En effet, dans le texte de la convention collective concernant les pauses rémunérées, le mot « éducatrice » apparaît pour désigner l’ensemble des travailleuses et travailleurs tel qu’il l’a été dans l’esprit des deux parties pendant toute la durée des négociations.
Cependant, quand la convention fût signée, la directrice, Jeannine Lemay, a décidé de l’appliquer « à la dure » comme le témoigne le mémo transmis aux travailleuses.

«À toutes les travailleuses concernées, La Direction du CPE Les services de garde Gribouillis a constaté une inexactitude dans l’application de la clause 16.5 de la convention collective signée le 8 février 2019. En effet, la pause-santé rémunérée prévue à la convention collective s’applique à l’éducatrice. Veuillez donc prendre note qu’à compter du 11 mars 2019, la pause-santé pour le personnel administratif et de soutien ainsi que pour les cuisinières ne sera plus rémunérée.»
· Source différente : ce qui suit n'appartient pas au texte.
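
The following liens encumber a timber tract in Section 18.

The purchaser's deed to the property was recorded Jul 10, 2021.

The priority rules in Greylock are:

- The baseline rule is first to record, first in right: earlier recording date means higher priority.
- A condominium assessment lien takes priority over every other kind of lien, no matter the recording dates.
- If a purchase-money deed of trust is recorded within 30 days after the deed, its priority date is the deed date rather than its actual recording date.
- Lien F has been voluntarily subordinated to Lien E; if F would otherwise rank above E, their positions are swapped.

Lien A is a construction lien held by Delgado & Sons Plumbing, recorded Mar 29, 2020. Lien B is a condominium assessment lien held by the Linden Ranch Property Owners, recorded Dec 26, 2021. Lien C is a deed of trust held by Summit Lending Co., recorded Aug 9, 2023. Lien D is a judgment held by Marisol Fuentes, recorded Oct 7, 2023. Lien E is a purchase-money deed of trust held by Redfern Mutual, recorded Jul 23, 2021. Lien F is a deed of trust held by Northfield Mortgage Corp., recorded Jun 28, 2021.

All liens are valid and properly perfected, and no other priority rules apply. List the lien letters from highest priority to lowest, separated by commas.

B, A, E, F, C, D

Effective dates: E's effective date is the deed date, Jul 10, 2021.
B is a condominium assessment lien, so it outranks all other liens regardless of date.
Ordering the rest by effective date: A (Mar 29, 2020), F (Jun 28, 2021), E (Jul 10, 2021), C (Aug 9, 2023), D (Oct 7, 2023).
F is senior to E before the subordination, so the two trade places.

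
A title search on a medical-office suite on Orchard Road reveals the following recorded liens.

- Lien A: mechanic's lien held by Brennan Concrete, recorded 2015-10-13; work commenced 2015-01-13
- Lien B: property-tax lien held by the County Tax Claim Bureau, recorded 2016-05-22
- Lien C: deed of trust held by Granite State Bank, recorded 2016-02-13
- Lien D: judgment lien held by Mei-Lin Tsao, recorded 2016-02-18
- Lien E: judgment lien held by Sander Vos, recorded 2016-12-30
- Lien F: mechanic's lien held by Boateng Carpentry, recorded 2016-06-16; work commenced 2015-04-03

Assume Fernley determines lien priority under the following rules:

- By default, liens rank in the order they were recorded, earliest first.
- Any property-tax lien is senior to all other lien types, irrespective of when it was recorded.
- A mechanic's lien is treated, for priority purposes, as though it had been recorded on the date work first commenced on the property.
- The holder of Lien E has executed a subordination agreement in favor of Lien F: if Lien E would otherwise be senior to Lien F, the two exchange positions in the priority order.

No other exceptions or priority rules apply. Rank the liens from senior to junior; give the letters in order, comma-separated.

Effective dates: A relates back to 2015-01-13 (work commenced); F relates back to 2015-04-03 (work commenced).
B, as a property-tax lien, has superpriority and ranks first.
Ordering the rest by effective date: A (2015-01-13), F (2015-04-03), C (2016-02-13), D (2016-02-18), E (2016-12-30).
E already ranks below F; the subordination has no effect.

B, A, F, C, D, E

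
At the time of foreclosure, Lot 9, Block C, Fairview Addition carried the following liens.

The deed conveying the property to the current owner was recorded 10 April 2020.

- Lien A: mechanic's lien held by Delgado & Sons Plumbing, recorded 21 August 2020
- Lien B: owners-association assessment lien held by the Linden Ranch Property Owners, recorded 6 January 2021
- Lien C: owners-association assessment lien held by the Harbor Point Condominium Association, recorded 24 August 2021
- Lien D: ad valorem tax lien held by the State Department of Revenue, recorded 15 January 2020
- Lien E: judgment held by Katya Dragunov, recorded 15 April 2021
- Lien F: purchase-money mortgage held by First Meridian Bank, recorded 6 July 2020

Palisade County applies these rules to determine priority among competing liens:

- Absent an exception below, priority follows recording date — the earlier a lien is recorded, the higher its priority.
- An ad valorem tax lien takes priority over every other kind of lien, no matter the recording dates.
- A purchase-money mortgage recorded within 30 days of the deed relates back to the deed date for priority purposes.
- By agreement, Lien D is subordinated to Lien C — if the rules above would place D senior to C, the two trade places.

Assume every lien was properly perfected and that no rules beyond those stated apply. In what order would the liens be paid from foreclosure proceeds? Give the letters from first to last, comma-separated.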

La directrice refuse donc de donner un traitement équitable pour toutes les travailleuses. Des démarches syndicales ont été tentées pour raisonner la directrice, mais sans succès, ce qui a pour effet que six (6) travailleuses sont désormais coupées de salaire depuis le 11 mars 2019. Cette situation est inadmissible. De plus, il est important de savoir que par le passé toutes les travailleuses étaient rémunérées pour les pauses.

Comme si ce n’était pas assez, la direction démontre une attitude odieuse quand elle interdit aux travailleuses, dont les vacances ont été refusées, de pouvoir les remettre dans le calendrier annuel qui devait être établi en début du mois de mai.

Ceci a pour conséquence que certaines travailleuses ne savent pas à quelle date elles pourront prendre leurs vacances. Cela contrevient à la convention collective et à la Loi sur les normes du travail. En effet, la Loi des normes oblige la direction à informer les travailleuses au moins quatre semaines avant la prise des vacances.

À l’ère où tous s’entendent pour que les directions agissent sous le principe de l’équité, il est invraisemblable qu’une telle disparité de traitement et de discrimination soit acceptable de la part de la directrice.

Pour les travailleuses et travailleurs des trois installations des CPE Les services de garde Gribouillis, il est clair que l’attitude et les comportements de la directrice s’apparente à de la mauvaise foi. Ces gestes portés contre certaines travailleuses ne serviront qu’à envenimer et à miner le climat de travail.

La partie syndicale reste ouverte à la discussion pour retrouver l’équité ainsi qu’un climat de travail satisfaisant.